Al Qaeda group claims role in Iraq bombing
Declares open war against US-backed Sunni leaders
BAGHDAD - An Al Qaeda front organization claimed responsibility yesterday for a suicide bombing that killed more than 20 people - including three Marines - as the US military stepped up pressure on extremists in northern Iraq.
The Islamic State of Iraq posted the claim on a militant website, saying the bomber blew himself up among a gathering of the "heads of apostasy" - a reference to US-backed Sunni tribal leaders who were attending a meeting Thursday in Karmah, 20 miles west of Baghdad.
"They sold their souls to the American devil for a cheap price," the statement said. "Therefore, the soldiers of the Islamic State of Iraq have launched an open war against them."
The dead included the commander of Marines in the area, Lieutenant Colonel Max A. Galeai of Pago Pago, American Samoa, as well as the mayor of Karmah, several key tribal figures, and two interpreters, according to US and Iraqi officials.
It could not be independently confirmed whether the statement was issued by the Islamic State, which is an Al Qaeda-controlled coalition of Sunni extremist groups.
However, US officials suspected Al Qaeda was behind the attack as part of a campaign of revenge against Sunni community leaders who turned against the terror movement and cooperated with US and Iraqi authorities.
The Sunni revolt against Al Qaeda, which gained steam two years ago, cost the terror movement much of its base in vast Anbar Province, the heartland of Iraq's Sunni Arab community and former center stage of the Sunni insurgency against US-led coalition forces.
The Karmah attack happened two days before US officials planned to formally hand over security responsibility for Anbar to the Iraqis, a sign of the security transformation in the largest of Iraq's 18 provinces.
US authorities postponed the ceremony Friday because of forecast sandstorms, which struck Anbar and areas of western Baghdad yesterday, as predicted.
Also yesterday, Azerbaijan's Defense Ministry announced that a 20-year-old serviceman from the former Soviet republic had been killed near the Anbar city of Haditha, where that country's troops guard a hydroelectric dam on the Euphrates River.
A ministry statement said the service member died Friday but did not give a cause of death. Azerbaijan had about 150 troops in Iraq, and the soldier was the first to have died in Iraq.
Elsewhere, the US command said US and Iraqi soldiers stepped up pressure this weekend on Al Qaeda and other Sunni militants across northern Iraq.
Two militants were killed in a gunfight in Sharqat, about 170 miles north of Baghdad, the military said in a statement. One of the dead was identified as a wanted member of a network that carries out bombings, the military said.
Eight others were apprehended in the raids.

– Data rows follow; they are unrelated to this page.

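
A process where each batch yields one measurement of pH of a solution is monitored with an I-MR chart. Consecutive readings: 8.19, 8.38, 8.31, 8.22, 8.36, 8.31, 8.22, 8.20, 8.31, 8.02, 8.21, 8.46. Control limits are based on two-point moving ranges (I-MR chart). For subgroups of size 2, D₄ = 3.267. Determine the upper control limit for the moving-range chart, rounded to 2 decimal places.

0.44

Moving ranges: 0.19, 0.07, 0.09, 0.14, 0.05, 0.09, 0.02, 0.11, 0.29, 0.19, 0.25; M̄R̄ = 1.4900 / 11 = 0.1355
UCL_MR = D₄·M̄R̄ = 3.267 × 0.1355 = 0.4425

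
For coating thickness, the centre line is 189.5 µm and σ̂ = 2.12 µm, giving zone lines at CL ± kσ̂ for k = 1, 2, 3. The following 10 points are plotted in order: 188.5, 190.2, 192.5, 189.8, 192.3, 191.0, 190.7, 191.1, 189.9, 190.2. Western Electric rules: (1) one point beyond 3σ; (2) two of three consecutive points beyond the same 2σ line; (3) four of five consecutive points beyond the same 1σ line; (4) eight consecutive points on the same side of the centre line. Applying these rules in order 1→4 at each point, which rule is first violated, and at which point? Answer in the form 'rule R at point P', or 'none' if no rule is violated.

rule 4 at point 9

Zone of each point (C = within 1σ̂, B = 1σ̂–2σ̂, A = 2σ̂–3σ̂, * = beyond 3σ̂; sign = side of CL): 1:-C, 2:+C, 3:+B, 4:+C, 5:+B, 6:+C, 7:+C, 8:+C, 9:+C, 10:+C
Rule 4 (eight consecutive points on the same side of the centre line) is satisfied at point 9.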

A third suspected militant was killed yesterday in nearby Kirkuk during a raid on a cell believed to have carried out kidnappings.
A US military statement said troops opened fire after an armed man refused to surrender and began "to move quickly with his weapon into a confrontational position."
Three others were detained Friday in the northern city of Mosul, including an alleged leader of an "illegal terrorist court" that meted out punishment and supervised suicide bombers, the US military said.
A suspect believed to have ties to senior Al Qaeda in Iraq figures was picked up yesterday in Bulayj, about 60 miles southwest of Mosul, the United States said.
In Samarra, 60 miles north of Baghdad, Iraqi police reported finding an estimated 30 bodies in an area west of the city near Lake Tharthar where Al Qaeda had been active.
The remains included six women and most of the bodies were handcuffed.